{Reference Type}: Journal Article {Title}: Role of neuroimaging markers on predicting of idiopathic intracranial hypertension. {Author}: Balık AÖ;Akıncı O;Yıldız S;Hasırcı Bayır BR;Ulutaş C; {Journal}: Acta Radiol {Volume}: 0 {Issue}: 0 {Year}: 2024 Jun 13 {Factor}: 1.701 {DOI}: 10.1177/02841851241256008 {Abstract}: BACKGROUND: The goals of neuroimaging in idiopathic intracranial hypertension (IIH) are the exclusion of mimickers and effective management of disease. In recent studies, several imaging markers have been identified as potential predictors of IIH.
OBJECTIVE: To investigate the predictive roles of novel radiological markers as the Meckel's cave area, alongside classical radiologic markers in identifying IIH such as the empty sella.

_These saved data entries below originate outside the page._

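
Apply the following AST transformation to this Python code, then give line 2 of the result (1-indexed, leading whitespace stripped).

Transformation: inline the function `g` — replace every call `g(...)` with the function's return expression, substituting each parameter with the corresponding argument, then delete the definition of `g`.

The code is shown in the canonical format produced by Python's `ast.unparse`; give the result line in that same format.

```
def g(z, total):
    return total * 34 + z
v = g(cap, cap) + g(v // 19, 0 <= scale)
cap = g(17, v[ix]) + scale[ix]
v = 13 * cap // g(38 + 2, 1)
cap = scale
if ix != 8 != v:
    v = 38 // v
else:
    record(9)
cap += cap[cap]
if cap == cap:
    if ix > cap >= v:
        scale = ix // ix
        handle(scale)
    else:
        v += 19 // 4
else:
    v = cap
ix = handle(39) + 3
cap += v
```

cap = v[ix] * 34 + 17 + scale[ix]

Transformed code:
v = cap * 34 + cap + ((0 <= scale) * 34 + v // 19)
cap = v[ix] * 34 + 17 + scale[ix]
v = 13 * cap // (1 * 34 + (38 + 2))
cap = scale
if ix != 8 != v:
    v = 38 // v
else:
    record(9)
cap += cap[cap]
if cap == cap:
    if ix > cap >= v:
        scale = ix // ix
        handle(scale)
    else:
        v += 19 // 4
else:
    v = cap
ix = handle(39) + 3
cap += v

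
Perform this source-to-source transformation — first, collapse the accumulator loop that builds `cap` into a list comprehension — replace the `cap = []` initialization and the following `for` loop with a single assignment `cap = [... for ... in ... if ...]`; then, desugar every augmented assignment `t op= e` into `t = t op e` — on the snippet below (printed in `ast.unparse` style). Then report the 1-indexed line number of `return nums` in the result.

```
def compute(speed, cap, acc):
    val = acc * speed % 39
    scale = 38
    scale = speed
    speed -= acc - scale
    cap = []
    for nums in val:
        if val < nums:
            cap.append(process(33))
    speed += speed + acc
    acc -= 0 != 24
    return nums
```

9

Transformed code:
def compute(speed, cap, acc):
    val = acc * speed % 39
    scale = 38
    scale = speed
    speed = speed - (acc - scale)
    cap = [process(33) for nums in val if val < nums]
    speed = speed + (speed + acc)
    acc = acc - (0 != 24)
    return nums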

METHODS: The patients were classified according to cerebrospinal fluid (CSF) opening pressure as the IIH group and control group. The observational, case-control study included 22 patients with IIH and 22 controls. Groups were compared for presence of empty sella, Meckel's cave area, fat area of posterior neck, fat thickness of scalp, presence of transverse sinus stenosis, and ophthalmic markers, such as increase of optic nerve (ON) sheath diameter.
RESULTS: In the IHH group, higher occurrences of increased ON sheath diameter, ON tortuosity, flattening of the scleral surface, and transverse sinus stenosis were observed (P < 0.001, P < 0.001, P = 0.046, and P = 0.021, respectively). Meckel's cave area and fat area of posterior neck were similar in both groups (P = 0.444 and P = 0.794).
CONCLUSIONS: Ophthalmic markers and transverse sinus stenosis could be utilized as radiologic features supporting early and precise diagnosis of IIH. However, enlargement of Meckel's cave area and measurements of fatty area of posterior neck are not helpful for diagnosis of IIH.